The Dark Knight Rises

This movie has aged better than I expected. I didn't enjoy my very first viewing of this at a midnight showing, but this viewing was the most I have enjoyed it. A lot of that might be because the other DC movies of late have been so bad that the bar was lowered, but it also creates a reminder that it's a beautiful movie. It might be one of the better looking movies of a city which is impressive because it was shot in a number of cities that were cut together to create the fictional Gotham.

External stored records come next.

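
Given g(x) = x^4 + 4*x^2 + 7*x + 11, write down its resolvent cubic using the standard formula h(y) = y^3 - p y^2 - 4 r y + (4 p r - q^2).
h(y) = y^3 - 4*y^2 - 44*y + 127

Identify coefficients: p = 4, q = 7, r = 11.
Plug into h(y) = y^3 - p y^2 - 4 r y + (4 p r - q^2):
  h(y) = y^3 - (4) y^2 - 4*(11) y + (4*(4)*(11) - (7)^2)
       = y^3 + (-4) y^2 + (-44) y + (127).
Simplifying: h(y) = y^3 - 4*y^2 - 44*y + 127.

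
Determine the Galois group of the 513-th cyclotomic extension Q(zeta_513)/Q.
|Gal(Q(zeta_513)/Q)| = phi(513) = 324; group ≅ (Z/513Z)^* ≅ Z/18Z × Z/18Z

The n-th cyclotomic polynomial Φ_513(x) is the minimal polynomial of zeta_513 over Q and has degree phi(513) = 324. So Q(zeta_513) is a degree-324 Galois extension with Galois group (Z/513Z)^*. By CRT, (Z/513Z)^* ≅ (Z/27Z)^* × (Z/19Z)^*. Each prime-power unit group is (Z/27Z)^* ≅ Z/18Z; (Z/19Z)^* ≅ Z/18Z. Hence Gal(Q(zeta_513)/Q) ≅ Z/18Z × Z/18Z.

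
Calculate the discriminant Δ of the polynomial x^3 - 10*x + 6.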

Anne Hathaway is a great Cat Woman and almost feels under-used in this film. There aren't a lot of characters in this movie that are more than one note and she is the character with the strongest arc in the story.

Noms: Cinematography

The Impossible

When I first rented this it was a bit of a guilty pleasure viewing. I don't know what it is, but this film and the Matt Damon medium movie Hereafter both give dramatic visualizations of the 2004 Tsunami and the power of that event that I find captivating. This movie has impressive effects showing the waves going through and Naomi Watts gives a performance that makes me worry for her physical comfort in a good way. Ewan McGregor shows off his acting prowess yet again. The problem this movie has is that it barely had any cultural impact at the time and doesn't seem to have had any impact after five years either. The thing that hurts the movie the most is the name that is too vague to easily identify it with the movie.

I checked the Rotten Tomatoes viewer reviews from this year and they run the full range of enjoyment to disgust. My favorite review is one that I don't agree with that says this movie that is based on a true story about a real family was "totally unrealistic because there is no way the entire family could have survived the tsunami of that proportion, their resort taking the full impact of the huge wave, while 300,000 die. Just ridiculous." One star.

Noms: Naomi Watts for acting, visual effects, cinematography.